Greeting, meeting and eating their way around the world
The meal sounds simple enough — a chicken club sandwich with turkey, bacon, avocado, tomatoes and grilled chicken on homemade bread. But for Austin Simmons and Andrew Vanover it was another chance to make a new friend.
Simmons (a rising senior at NC State) and Vanover (a recent NC State grad) are traveling the world this summer. They have a specific goal in mind for their travels — to make new friends in each country by asking strangers to join them for a meal. They even have a name for their journey — 50 days 50 meals.
And so, while in Capetown, South Africa, they enjoyed a chicken club at The Green Room, a small surf shop owned by a man named Ollie. “He started his own shop six years ago after being a waiter for 15 years in various locations around the globe,” Simmons wrote in an email while on board a plane destined for Turkey. “He decided he wanted to do something on his own and opened The Green Room. We hung out with him for a bit and got to hear his story! Fantastic stuff.”
Simmons, a Caldwell Fellow, says that he and Vanover wanted to take a trip where they could tap into their shared passion for photography, film and graphic design. But they also wanted the trip to have purpose or, as Simmons says, “something that had some backbone to it.” They offered further explanation for their journey on their blog.

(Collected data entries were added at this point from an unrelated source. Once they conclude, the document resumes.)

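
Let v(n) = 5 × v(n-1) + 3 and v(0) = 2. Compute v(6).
Computing step by step:
v(0) = 2
v(1) = 5 × 2 + 3 = 13
v(2) = 5 × 13 + 3 = 68
v(3) = 5 × 68 + 3 = 343
v(4) = 5 × 343 + 3 = 1718
v(5) = 5 × 1718 + 3 = 8593
v(6) = 5 × 8593 + 3 = 42968

42968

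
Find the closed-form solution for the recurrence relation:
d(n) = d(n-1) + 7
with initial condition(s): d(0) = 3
Recurrence: d(n) = d(n-1) + 7, initial: d(0) = 3.
Each step adds 7, so d(n) = d(0) + 7n = 7n + 3.

d(n) = 7n + 3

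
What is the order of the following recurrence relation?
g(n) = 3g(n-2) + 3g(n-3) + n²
The order is the largest lag k for which g(n-k) appears. Here the deepest term is g(n-3) (the n² term is non-homogeneous and does not affect the order), so the order is 3.

Order 3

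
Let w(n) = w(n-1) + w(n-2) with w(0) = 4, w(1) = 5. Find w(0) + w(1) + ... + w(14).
Computing the sequence terms: 4, 5, 9, 14, 23, 37, 60, 97, 157, 254, 411, 665, 1076, 1741, 2817
Adding these values together:

7370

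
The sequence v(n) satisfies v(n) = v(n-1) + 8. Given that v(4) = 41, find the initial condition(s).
v(4) = v(0) + 4·8, so v(0) = 41 - 32 = 9.

v(0) = 9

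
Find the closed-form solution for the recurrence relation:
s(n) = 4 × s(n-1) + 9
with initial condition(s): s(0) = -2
Recurrence: s(n) = 4 × s(n-1) + 9, initial: s(0) = -2.
Try s(n) = A·4ⁿ + C. Substituting: A·4ⁿ + C = 4(A·4ⁿ⁻¹ + C) + 9 = A·4ⁿ + 4C + 9, so C = 4C + 9, giving C = -3. Then s(0) = A - 3 = -2 gives A = 1.

s(n) = 4ⁿ - 3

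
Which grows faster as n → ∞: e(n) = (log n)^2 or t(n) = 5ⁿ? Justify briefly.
Comparing growth rates:
Growth-rate hierarchy: log n ≺ any polynomial ≺ any exponential cⁿ (c>1) ≺ n! ≺ nⁿ.
exponential base 5 dominates polylogarithmic (log n)^2 asymptotically.

t(n) grows faster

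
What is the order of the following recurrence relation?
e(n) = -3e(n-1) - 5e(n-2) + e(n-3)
The order is the largest lag k for which e(n-k) appears. Here the deepest term is e(n-3), so the order is 3.

Order 3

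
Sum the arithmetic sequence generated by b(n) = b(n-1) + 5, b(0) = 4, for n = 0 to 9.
Computing the sequence terms: 4, 9, 14, 19, 24, 29, 34, 39, 44, 49
Adding these values together:

265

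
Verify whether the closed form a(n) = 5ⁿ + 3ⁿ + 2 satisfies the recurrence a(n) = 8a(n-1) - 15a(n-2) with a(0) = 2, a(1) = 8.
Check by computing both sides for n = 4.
From the recurrence with a(0) = 2, a(1) = 8:
  a(0) = 2, a(1) = 8, a(2) = 34, a(3) = 152, a(4) = 706
  so the recurrence gives a(4) = 706.
From the proposed closed form a(n) = 5ⁿ + 3ⁿ + 2:
  a(4) = 708.
The recurrence gives 706 but the closed form gives 708, so the closed form does not satisfy the recurrence.

No, the closed form is incorrect.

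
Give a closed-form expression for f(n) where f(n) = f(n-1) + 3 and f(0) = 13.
Recurrence: f(n) = f(n-1) + 3, initial: f(0) = 13.
Each step adds 3, so f(n) = f(0) + 3n = 3n + 13.

f(n) = 3n + 13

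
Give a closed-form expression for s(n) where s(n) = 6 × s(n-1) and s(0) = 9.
Recurrence: s(n) = 6 × s(n-1), initial: s(0) = 9.
Each term is 6 times the previous, so this is geometric with ratio 6. After n steps: s(n) = s(0)·6ⁿ = 9·6ⁿ.

s(n) = 9·6ⁿ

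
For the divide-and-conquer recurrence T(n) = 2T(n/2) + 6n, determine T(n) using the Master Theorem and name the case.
Master Theorem template: T(n) = a·T(n/b) + f(n).
Here: a=2, b=2, f(n)=6n
Compute log_b(a) = log_2(2) = 1.
f(n) = 6n = Θ(n). Case 2: T(n) = Θ(n log n).

Case 2: T(n) = Θ(n log n)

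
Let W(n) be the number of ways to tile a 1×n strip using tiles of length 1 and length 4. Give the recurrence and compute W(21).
Condition on the last tile: it has length 1 (leaving a 1×(n-1) strip) or length 4 (leaving a 1×(n-4) strip), so W(n) = W(n-1) + W(n-4) (order-4 linear recurrence).
For 0 ≤ i < 4 only unit tiles fit, so W(i) = 1.
Iterating the recurrence: W(4) = 2, W(5) = 3, W(6) = 4, W(7) = 5, W(8) = 7, W(9) = 10, W(10) = 14, W(11) = 19, W(12) = 26, W(13) = 36, W(14) = 50, W(15) = 69, W(16) = 95, W(17) = 131, W(18) = 181, W(19) = 250, W(20) = 345, W(21) = 476.

W(n) = W(n-1) + W(n-4), with W(i) = 1 for 0 ≤ i < 4; W(21) = 476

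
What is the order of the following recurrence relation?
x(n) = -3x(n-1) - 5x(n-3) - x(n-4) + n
The order is the largest lag k for which x(n-k) appears. Here the deepest term is x(n-4) (the n term is non-homogeneous and does not affect the order), so the order is 4.

Order 4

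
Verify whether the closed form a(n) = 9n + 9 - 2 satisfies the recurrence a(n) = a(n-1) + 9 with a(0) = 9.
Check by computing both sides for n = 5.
From the recurrence with a(0) = 9:
  a(0) = 9, a(1) = 18, a(2) = 27, a(3) = 36, a(4) = 45, a(5) = 54
  so the recurrence gives a(5) = 54.
From the proposed closed form a(n) = 9n + 9 - 2:
  a(5) = 52.
The recurrence gives 54 but the closed form gives 52, so the closed form does not satisfy the recurrence.

No, the closed form is incorrect.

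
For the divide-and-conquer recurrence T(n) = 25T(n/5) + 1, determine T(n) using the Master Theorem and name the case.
Master Theorem template: T(n) = a·T(n/b) + f(n).
Here: a=25, b=5, f(n)=1
Compute log_b(a) = log_5(25) = 2.
f(n) = 1 = O(n^(2-ε)) with ε = 2. Case 1: T(n) = Θ(n^log_b(a)) = Θ(n^2).

Case 1: T(n) = Θ(n^2)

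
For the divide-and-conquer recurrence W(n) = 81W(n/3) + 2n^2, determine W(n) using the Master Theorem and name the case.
Master Theorem template: W(n) = a·W(n/b) + f(n).
Here: a=81, b=3, f(n)=2n^2
Compute log_b(a) = log_3(81) = 4.
f(n) = 2n^2 = O(n^(4-ε)) with ε = 2. Case 1: W(n) = Θ(n^log_b(a)) = Θ(n^4).

Case 1: W(n) = Θ(n^4)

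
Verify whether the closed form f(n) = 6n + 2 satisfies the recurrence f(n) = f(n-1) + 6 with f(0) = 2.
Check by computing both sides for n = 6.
From the recurrence with f(0) = 2:
  f(0) = 2, f(1) = 8, f(2) = 14, f(3) = 20, f(4) = 26, f(5) = 32, f(6) = 38
  so the recurrence gives f(6) = 38.
From the proposed closed form f(n) = 6n + 2:
  f(6) = 38.
Both sides give 38 at n = 6, and the initial condition(s) match, so the closed form is consistent.

Yes, the closed form is correct.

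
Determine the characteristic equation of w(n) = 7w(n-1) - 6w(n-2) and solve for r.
Substitute w(n) = rⁿ and divide through by rⁿ⁻²: r² - 7r + 6 = 0
Factor: (r - 6)(r - 1) = 0, so r = 6, 1.
General solution: w(n) = A·6ⁿ + B·1ⁿ

Characteristic: r² - 7r + 6 = 0, Roots: r = 6, 1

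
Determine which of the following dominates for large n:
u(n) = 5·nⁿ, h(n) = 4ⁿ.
Comparing growth rates:
Growth-rate hierarchy: log n ≺ any polynomial ≺ any exponential cⁿ (c>1) ≺ n! ≺ nⁿ.
super-exponential nⁿ dominates exponential base 4 asymptotically.

u(n) grows faster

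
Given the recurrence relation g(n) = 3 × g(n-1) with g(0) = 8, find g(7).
Computing step by step:
g(0) = 8
g(1) = 3 × 8 = 24
g(2) = 3 × 24 = 72
g(3) = 3 × 72 = 216
g(4) = 3 × 216 = 648
g(5) = 3 × 648 = 1944
g(6) = 3 × 1944 = 5832
g(7) = 3 × 5832 = 17496

17496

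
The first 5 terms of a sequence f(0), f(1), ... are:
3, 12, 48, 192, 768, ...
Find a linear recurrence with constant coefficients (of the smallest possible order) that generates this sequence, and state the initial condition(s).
Look for the lowest-order linear relation among consecutive terms.
Observation: each term is 4× the previous.
Check at n=2: 4·12 = 48. ✓

f(n) = 4 × f(n-1), f(0) = 3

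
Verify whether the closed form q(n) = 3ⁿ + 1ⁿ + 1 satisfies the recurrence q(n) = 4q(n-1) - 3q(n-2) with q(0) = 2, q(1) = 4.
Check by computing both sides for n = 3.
From the recurrence with q(0) = 2, q(1) = 4:
  q(0) = 2, q(1) = 4, q(2) = 10, q(3) = 28
  so the recurrence gives q(3) = 28.
From the proposed closed form q(n) = 3ⁿ + 1ⁿ + 1:
  q(3) = 29.
The recurrence gives 28 but the closed form gives 29, so the closed form does not satisfy the recurrence.

No, the closed form is incorrect.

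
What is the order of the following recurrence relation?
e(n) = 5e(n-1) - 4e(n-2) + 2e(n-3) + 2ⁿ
The order is the largest lag k for which e(n-k) appears. Here the deepest term is e(n-3) (the 2ⁿ term is non-homogeneous and does not affect the order), so the order is 3.

Order 3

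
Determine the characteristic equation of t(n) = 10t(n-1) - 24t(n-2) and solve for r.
Substitute t(n) = rⁿ and divide through by rⁿ⁻²: r² - 10r + 24 = 0
Factor: (r - 6)(r - 4) = 0, so r = 6, 4.
General solution: t(n) = A·6ⁿ + B·4ⁿ

Characteristic: r² - 10r + 24 = 0, Roots: r = 6, 4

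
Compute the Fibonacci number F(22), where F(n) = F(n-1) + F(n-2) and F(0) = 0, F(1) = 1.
Computing the sequence terms:
0, 1, 1, 2, 3, 5, 8, 13, 21, 34, 55, 89, 144, 233, 377, 610, 987, 1597, 2584, 4181, 6765, 10946, 17711

17711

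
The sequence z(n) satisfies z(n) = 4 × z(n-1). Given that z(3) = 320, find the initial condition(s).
In general z(n) = 4ⁿ · z(0). At n = 3: z(0) = z(3) / 4^3 = 320 / 64 = 5.

z(0) = 5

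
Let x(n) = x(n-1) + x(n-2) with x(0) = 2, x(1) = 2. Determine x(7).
Computing the sequence terms:
2, 2, 4, 6, 10, 16, 26, 42

42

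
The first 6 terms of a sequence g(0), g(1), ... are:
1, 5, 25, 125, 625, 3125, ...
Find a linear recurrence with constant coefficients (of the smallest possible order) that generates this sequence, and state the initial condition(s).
Look for the lowest-order linear relation among consecutive terms.
Observation: each term is 5× the previous.
Check at n=2: 5·5 = 25. ✓

g(n) = 5 × g(n-1), g(0) = 1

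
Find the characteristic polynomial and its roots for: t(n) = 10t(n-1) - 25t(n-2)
Substitute t(n) = rⁿ and divide through by rⁿ⁻²: r² - 10r + 25 = 0
Factor: (r - 5)² = 0, so r = 5 (double root).
General solution: t(n) = (A + Bn)·5ⁿ

Characteristic: r² - 10r + 25 = 0, Roots: r = 5 (double root)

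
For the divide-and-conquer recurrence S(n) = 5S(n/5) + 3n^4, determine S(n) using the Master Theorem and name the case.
Master Theorem template: S(n) = a·S(n/b) + f(n).
Here: a=5, b=5, f(n)=3n^4
Compute log_b(a) = log_5(5) = 1.
f(n) = 3n^4 = Ω(n^(1+ε)) with ε = 3, and the regularity condition holds (a·f(n/b) = (a/b^4)·f(n) with a/b^4 = 5^-3 < 1). Case 3: S(n) = Θ(f(n)) = Θ(n^4).

Case 3: S(n) = Θ(n^4)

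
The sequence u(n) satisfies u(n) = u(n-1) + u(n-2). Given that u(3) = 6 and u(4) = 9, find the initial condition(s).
Work backwards using u(k) = u(k+2) - u(k+1):
u(2) = u(4) - u(3) = 9 - 6 = 3
u(1) = u(3) - u(2) = 6 - 3 = 3
u(0) = u(2) - u(1) = 3 - 3 = 0

u(0) = 0, u(1) = 3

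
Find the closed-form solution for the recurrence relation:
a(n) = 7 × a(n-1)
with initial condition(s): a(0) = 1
Recurrence: a(n) = 7 × a(n-1), initial: a(0) = 1.
Each term is 7 times the previous, so this is geometric with ratio 7. After n steps: a(n) = a(0)·7ⁿ = 7ⁿ.

a(n) = 7ⁿ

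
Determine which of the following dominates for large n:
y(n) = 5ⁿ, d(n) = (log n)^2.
Comparing growth rates:
Growth-rate hierarchy: log n ≺ any polynomial ≺ any exponential cⁿ (c>1) ≺ n! ≺ nⁿ.
exponential base 5 dominates polylogarithmic (log n)^2 asymptotically.

y(n) grows faster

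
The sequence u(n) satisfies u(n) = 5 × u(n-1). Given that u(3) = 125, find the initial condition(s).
In general u(n) = 5ⁿ · u(0). At n = 3: u(0) = u(3) / 5^3 = 125 / 125 = 1.

u(0) = 1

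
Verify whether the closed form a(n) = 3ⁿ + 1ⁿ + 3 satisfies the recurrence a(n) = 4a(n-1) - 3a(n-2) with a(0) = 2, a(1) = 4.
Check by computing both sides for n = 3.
From the recurrence with a(0) = 2, a(1) = 4:
  a(0) = 2, a(1) = 4, a(2) = 10, a(3) = 28
  so the recurrence gives a(3) = 28.
From the proposed closed form a(n) = 3ⁿ + 1ⁿ + 3:
  a(3) = 31.
The recurrence gives 28 but the closed form gives 31, so the closed form does not satisfy the recurrence.

No, the closed form is incorrect.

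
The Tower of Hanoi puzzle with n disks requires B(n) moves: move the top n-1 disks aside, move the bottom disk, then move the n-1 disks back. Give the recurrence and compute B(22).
Moving n disks = move the top n-1 disks aside (B(n-1) moves) + move the largest disk (1 move) + move the n-1 disks back on top (B(n-1) moves), so B(n) = 2B(n-1) + 1, with B(1) = 1 (a single disk takes one move).
First terms: 1, 3, 7, 15, 31, 63, … — each is one less than a power of 2. Indeed B(n) + 1 = 2(B(n-1) + 1) with B(1) + 1 = 2, so B(n) + 1 = 2ⁿ and B(n) = 2ⁿ - 1.
Hence B(22) = 2^22 - 1 = 4194304 - 1 = 4194303.

B(n) = 2B(n-1) + 1, B(1) = 1; B(22) = 4194303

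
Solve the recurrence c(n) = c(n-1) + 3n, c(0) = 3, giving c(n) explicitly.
Recurrence: c(n) = c(n-1) + 3n, initial: c(0) = 3.
Telescoping: c(n) = c(0) + 3·Σᵢ₌₁ⁿ i = 3 + 3·n(n+1)/2.

c(n) = 3·n(n+1)/2 + 3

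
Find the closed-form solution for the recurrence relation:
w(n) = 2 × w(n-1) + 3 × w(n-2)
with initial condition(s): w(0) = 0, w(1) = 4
Recurrence: w(n) = 2 × w(n-1) + 3 × w(n-2), initial: w(0) = 0, w(1) = 4.
Characteristic equation: r² - 2r - 3 = 0, which factors as (r - 3)(r + 1) = 0, so r = 3, -1. General solution w(n) = A·3ⁿ + B·(-1)ⁿ. From w(0) = 0: A + B = 0. From w(1) = 4: 3A - 1B = 4. Solving gives A = 1, B = -1.

w(n) = 3ⁿ - (-1)ⁿ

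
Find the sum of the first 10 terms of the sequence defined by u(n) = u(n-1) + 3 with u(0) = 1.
Computing the sequence terms: 1, 4, 7, 10, 13, 16, 19, 22, 25, 28
Adding these values together:

145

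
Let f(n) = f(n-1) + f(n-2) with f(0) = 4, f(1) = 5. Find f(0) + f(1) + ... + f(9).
Computing the sequence terms: 4, 5, 9, 14, 23, 37, 60, 97, 157, 254
Adding these values together:

660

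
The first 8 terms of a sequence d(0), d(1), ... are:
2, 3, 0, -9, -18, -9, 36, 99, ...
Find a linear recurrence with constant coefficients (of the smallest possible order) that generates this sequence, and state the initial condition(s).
Look for the lowest-order linear relation among consecutive terms.
Observation: d(n) - 2·d(n-1) - (-3)·d(n-2) = 0 holds for the shown terms, and no order-1 relation d(n) = α·d(n-1) + β fits.
Check at n=3: 2·0 + (-3)·3 = -9. ✓

d(n) = 2d(n-1) - 3d(n-2), d(0) = 2, d(1) = 3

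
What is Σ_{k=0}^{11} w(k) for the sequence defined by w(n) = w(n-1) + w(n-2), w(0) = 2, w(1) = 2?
Computing the sequence terms: 2, 2, 4, 6, 10, 16, 26, 42, 68, 110, 178, 288
Adding these values together:

752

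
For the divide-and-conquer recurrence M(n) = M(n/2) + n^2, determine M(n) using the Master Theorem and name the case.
Master Theorem template: M(n) = a·M(n/b) + f(n).
Here: a=1, b=2, f(n)=n^2
Compute log_b(a) = log_2(1) = 0.
f(n) = n^2 = Ω(n^(0+ε)) with ε = 2, and the regularity condition holds (a·f(n/b) = (a/b^2)·f(n) with a/b^2 = 2^-2 < 1). Case 3: M(n) = Θ(f(n)) = Θ(n^2).

Case 3: M(n) = Θ(n^2)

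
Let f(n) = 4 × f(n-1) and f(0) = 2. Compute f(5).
Computing step by step:
f(0) = 2
f(1) = 4 × 2 = 8
f(2) = 4 × 8 = 32
f(3) = 4 × 32 = 128
f(4) = 4 × 128 = 512
f(5) = 4 × 512 = 2048

2048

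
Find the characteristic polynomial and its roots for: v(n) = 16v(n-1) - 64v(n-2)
Substitute v(n) = rⁿ and divide through by rⁿ⁻²: r² - 16r + 64 = 0
Factor: (r - 8)² = 0, so r = 8 (double root).
General solution: v(n) = (A + Bn)·8ⁿ

Characteristic: r² - 16r + 64 = 0, Roots: r = 8 (double root)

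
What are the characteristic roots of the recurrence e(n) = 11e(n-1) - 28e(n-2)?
Substitute e(n) = rⁿ and divide through by rⁿ⁻²: r² - 11r + 28 = 0
Factor: (r - 7)(r - 4) = 0, so r = 7, 4.
General solution: e(n) = A·7ⁿ + B·4ⁿ

Characteristic: r² - 11r + 28 = 0, Roots: r = 7, 4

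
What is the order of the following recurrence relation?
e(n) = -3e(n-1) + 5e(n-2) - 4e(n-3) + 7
The order is the largest lag k for which e(n-k) appears. Here the deepest term is e(n-3) (the 7 term is non-homogeneous and does not affect the order), so the order is 3.

Order 3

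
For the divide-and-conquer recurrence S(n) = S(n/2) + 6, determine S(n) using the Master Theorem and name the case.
Master Theorem template: S(n) = a·S(n/b) + f(n).
Here: a=1, b=2, f(n)=6
Compute log_b(a) = log_2(1) = 0.
f(n) = 6 = Θ(1). Case 2: S(n) = Θ(log n).

Case 2: S(n) = Θ(log n)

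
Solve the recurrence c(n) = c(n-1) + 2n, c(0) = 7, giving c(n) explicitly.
Recurrence: c(n) = c(n-1) + 2n, initial: c(0) = 7.
Telescoping: c(n) = c(0) + 2·Σᵢ₌₁ⁿ i = 7 + 2·n(n+1)/2.

c(n) = 2·n(n+1)/2 + 7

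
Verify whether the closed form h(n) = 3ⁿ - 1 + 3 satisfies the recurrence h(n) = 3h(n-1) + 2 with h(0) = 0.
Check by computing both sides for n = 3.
From the recurrence with h(0) = 0:
  h(0) = 0, h(1) = 2, h(2) = 8, h(3) = 26
  so the recurrence gives h(3) = 26.
From the proposed closed form h(n) = 3ⁿ - 1 + 3:
  h(3) = 29.
The recurrence gives 26 but the closed form gives 29, so the closed form does not satisfy the recurrence.

No, the closed form is incorrect.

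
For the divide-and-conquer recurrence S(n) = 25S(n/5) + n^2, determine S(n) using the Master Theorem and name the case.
Master Theorem template: S(n) = a·S(n/b) + f(n).
Here: a=25, b=5, f(n)=n^2
Compute log_b(a) = log_5(25) = 2.
f(n) = n^2 = Θ(n^2). Case 2: S(n) = Θ(n^2 log n).

Case 2: S(n) = Θ(n^2 log n)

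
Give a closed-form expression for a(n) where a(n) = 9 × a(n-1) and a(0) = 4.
Recurrence: a(n) = 9 × a(n-1), initial: a(0) = 4.
Each term is 9 times the previous, so this is geometric with ratio 9. After n steps: a(n) = a(0)·9ⁿ = 4·9ⁿ.

a(n) = 4·9ⁿ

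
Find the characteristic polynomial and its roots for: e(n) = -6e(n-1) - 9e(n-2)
Substitute e(n) = rⁿ and divide through by rⁿ⁻²: r² + 6r + 9 = 0
Factor: (r + 3)² = 0, so r = -3 (double root).
General solution: e(n) = (A + Bn)·(-3)ⁿ

Characteristic: r² + 6r + 9 = 0, Roots: r = -3 (double root)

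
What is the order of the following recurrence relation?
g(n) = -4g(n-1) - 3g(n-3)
The order is the largest lag k for which g(n-k) appears. Here the deepest term is g(n-3), so the order is 3.

Order 3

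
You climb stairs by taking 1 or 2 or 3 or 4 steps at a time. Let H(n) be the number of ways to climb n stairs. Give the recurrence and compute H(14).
Condition on the size of the last step (1 to 4): before it there were n-1, …, n-4 stairs climbed, and these cases are disjoint, so H(n) = H(n-1) + H(n-2) + H(n-3) + H(n-4) (order-4 linear recurrence).
Initial conditions by direct count (compositions of i into parts ≤ 4): H(1) = 1; H(2) = 2; H(3) = 4; H(4) = 8.
Iterating the recurrence: H(5) = 15, H(6) = 29, H(7) = 56, H(8) = 108, H(9) = 208, H(10) = 401, H(11) = 773, H(12) = 1490, H(13) = 2872, H(14) = 5536.

H(n) = H(n-1) + H(n-2) + H(n-3) + H(n-4), H(1) = 1, H(2) = 2, H(3) = 4, H(4) = 8; H(14) = 5536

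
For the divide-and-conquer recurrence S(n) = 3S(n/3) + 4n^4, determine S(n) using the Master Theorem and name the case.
Master Theorem template: S(n) = a·S(n/b) + f(n).
Here: a=3, b=3, f(n)=4n^4
Compute log_b(a) = log_3(3) = 1.
f(n) = 4n^4 = Ω(n^(1+ε)) with ε = 3, and the regularity condition holds (a·f(n/b) = (a/b^4)·f(n) with a/b^4 = 3^-3 < 1). Case 3: S(n) = Θ(f(n)) = Θ(n^4).

Case 3: S(n) = Θ(n^4)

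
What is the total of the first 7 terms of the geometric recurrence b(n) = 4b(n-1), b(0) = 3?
Computing the sequence terms: 3, 12, 48, 192, 768, 3072, 12288
Adding these values together:

16383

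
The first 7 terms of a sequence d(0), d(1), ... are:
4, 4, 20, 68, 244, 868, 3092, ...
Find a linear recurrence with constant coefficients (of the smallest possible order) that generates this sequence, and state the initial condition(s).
Look for the lowest-order linear relation among consecutive terms.
Observation: d(n) - 3·d(n-1) - (2)·d(n-2) = 0 holds for the shown terms, and no order-1 relation d(n) = α·d(n-1) + β fits.
Check at n=3: 3·20 + (2)·4 = 68. ✓

d(n) = 3d(n-1) + 2d(n-2), d(0) = 4, d(1) = 4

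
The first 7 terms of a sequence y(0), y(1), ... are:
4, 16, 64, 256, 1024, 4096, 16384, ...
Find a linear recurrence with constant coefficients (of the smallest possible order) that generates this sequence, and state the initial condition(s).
Look for the lowest-order linear relation among consecutive terms.
Observation: each term is 4× the previous.
Check at n=2: 4·16 = 64. ✓

y(n) = 4 × y(n-1), y(0) = 4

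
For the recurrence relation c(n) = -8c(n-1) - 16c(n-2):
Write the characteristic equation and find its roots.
Substitute c(n) = rⁿ and divide through by rⁿ⁻²: r² + 8r + 16 = 0
Factor: (r + 4)² = 0, so r = -4 (double root).
General solution: c(n) = (A + Bn)·(-4)ⁿ

Characteristic: r² + 8r + 16 = 0, Roots: r = -4 (double root)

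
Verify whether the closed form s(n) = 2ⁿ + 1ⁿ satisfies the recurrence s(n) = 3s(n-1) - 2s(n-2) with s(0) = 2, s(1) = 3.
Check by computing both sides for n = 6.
From the recurrence with s(0) = 2, s(1) = 3:
  s(0) = 2, s(1) = 3, s(2) = 5, s(3) = 9, s(4) = 17, s(5) = 33, s(6) = 65
  so the recurrence gives s(6) = 65.
From the proposed closed form s(n) = 2ⁿ + 1ⁿ:
  s(6) = 65.
Both sides give 65 at n = 6, and the initial condition(s) match, so the closed form is consistent.

Yes, the closed form is correct.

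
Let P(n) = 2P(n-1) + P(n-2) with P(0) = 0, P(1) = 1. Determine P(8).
Computing the sequence terms:
0, 1, 2, 5, 12, 29, 70, 169, 408

408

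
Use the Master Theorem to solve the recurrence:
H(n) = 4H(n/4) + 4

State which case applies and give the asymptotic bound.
Master Theorem template: H(n) = a·H(n/b) + f(n).
Here: a=4, b=4, f(n)=4
Compute log_b(a) = log_4(4) = 1.
f(n) = 4 = O(n^(1-ε)) with ε = 1. Case 1: H(n) = Θ(n^log_b(a)) = Θ(n).

Case 1: H(n) = Θ(n)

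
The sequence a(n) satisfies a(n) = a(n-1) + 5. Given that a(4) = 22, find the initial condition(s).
a(4) = a(0) + 4·5, so a(0) = 22 - 20 = 2.

a(0) = 2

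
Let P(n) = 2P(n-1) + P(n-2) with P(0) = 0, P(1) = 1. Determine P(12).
Computing the sequence terms:
0, 1, 2, 5, 12, 29, 70, 169, 408, 985, 2378, 5741, 13860

13860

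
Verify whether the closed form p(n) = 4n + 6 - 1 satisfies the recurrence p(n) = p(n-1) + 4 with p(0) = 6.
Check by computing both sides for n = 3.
From the recurrence with p(0) = 6:
  p(0) = 6, p(1) = 10, p(2) = 14, p(3) = 18
  so the recurrence gives p(3) = 18.
From the proposed closed form p(n) = 4n + 6 - 1:
  p(3) = 17.
The recurrence gives 18 but the closed form gives 17, so the closed form does not satisfy the recurrence.

No, the closed form is incorrect.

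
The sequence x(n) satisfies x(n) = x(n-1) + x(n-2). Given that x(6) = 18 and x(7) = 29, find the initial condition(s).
Work backwards using x(k) = x(k+2) - x(k+1):
x(5) = x(7) - x(6) = 29 - 18 = 11
x(4) = x(6) - x(5) = 18 - 11 = 7
x(3) = x(5) - x(4) = 11 - 7 = 4
x(2) = x(4) - x(3) = 7 - 4 = 3
x(1) = x(3) - x(2) = 4 - 3 = 1
x(0) = x(2) - x(1) = 3 - 1 = 2

x(0) = 2, x(1) = 1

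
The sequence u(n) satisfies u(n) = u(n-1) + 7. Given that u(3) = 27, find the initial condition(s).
u(3) = u(0) + 3·7, so u(0) = 27 - 21 = 6.

u(0) = 6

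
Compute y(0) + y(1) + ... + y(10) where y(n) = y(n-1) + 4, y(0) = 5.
Computing the sequence terms: 5, 9, 13, 17, 21, 25, 29, 33, 37, 41, 45
Adding these values together:

275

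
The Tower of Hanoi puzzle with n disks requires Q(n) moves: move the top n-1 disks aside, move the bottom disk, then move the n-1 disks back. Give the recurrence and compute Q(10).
Moving n disks = move the top n-1 disks aside (Q(n-1) moves) + move the largest disk (1 move) + move the n-1 disks back on top (Q(n-1) moves), so Q(n) = 2Q(n-1) + 1, with Q(1) = 1 (a single disk takes one move).
First terms: 1, 3, 7, 15, 31, 63, … — each is one less than a power of 2. Indeed Q(n) + 1 = 2(Q(n-1) + 1) with Q(1) + 1 = 2, so Q(n) + 1 = 2ⁿ and Q(n) = 2ⁿ - 1.
Hence Q(10) = 2^10 - 1 = 1024 - 1 = 1023.

Q(n) = 2Q(n-1) + 1, Q(1) = 1; Q(10) = 1023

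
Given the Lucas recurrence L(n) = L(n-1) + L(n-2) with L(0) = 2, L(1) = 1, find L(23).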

“We both had a love for food and people, so we came up with the concept of engaging with at least one person a day on a personal level,” Simmons says. “We wanted to just love them. We thought, what better platform to reach people than through food. We wanted to engage individuals from multiple socioeconomic backgrounds using the bistro table as common ground. We wanted to hear their stories, hear a their perspective on various topics, learn from different cultures.”
Their travels will ultimately take them to 19 different countries, including Peru, India, China and New Zealand. To pay for the trip, Simmons and Vanover worked for almost six months to get sponsors for each day of their journey. Given the trip’s focus on food, it’s not surprising that many of the sponsors are restaurants in the Triangle — places like Humble Pie, Elmo’s Diner, Vin Rouge and Amante Gourmet Pizza. Other business sponsors include High Rock Partners, Southern Rail and, fittingly, The Globetrotter Luggage & Gifts.
Simmons and Vanover typically arrive in each country with no plans and no place to stay. Their goal is to meet a stranger, offer to buy them dinner and then get to know them over a meal. They take photos and videos of their new friends, and share their experiences on a blog and Web site they are maintaining for their trip. Simmons says the craziest meal they have had so far was a South African sandwich known as a “Gatsby” that is stuffed with different meats, french fries and a special sauce.
“It is important to note that the conversation is the MOST important part,” Simmons wrote. “The paying for the meal is just something we try our best to do to show the true nature of our hearts.”
The two are a couple of weeks into their journey, and Simmons says they have already met dozens of “amazing people.”
“The most exciting thing is knowing that every day is a surprise,” he says. “We have learned to expect the unexpected, let the place we are lead/guide us in whichever and whatever way it wants. And when we don’t understand someone, just smile and say hello!”
Simmons says they hope to turn their journey — and the photos and videos they have taken along the way — into a publication, a documentary and “hopefully” an exhibit at the Contemporary Art Museum in downtown Raleigh.
“We’re not changing the world,” Simmons says, “but it is really rewarding to leave a place with new friends and stories to tell.”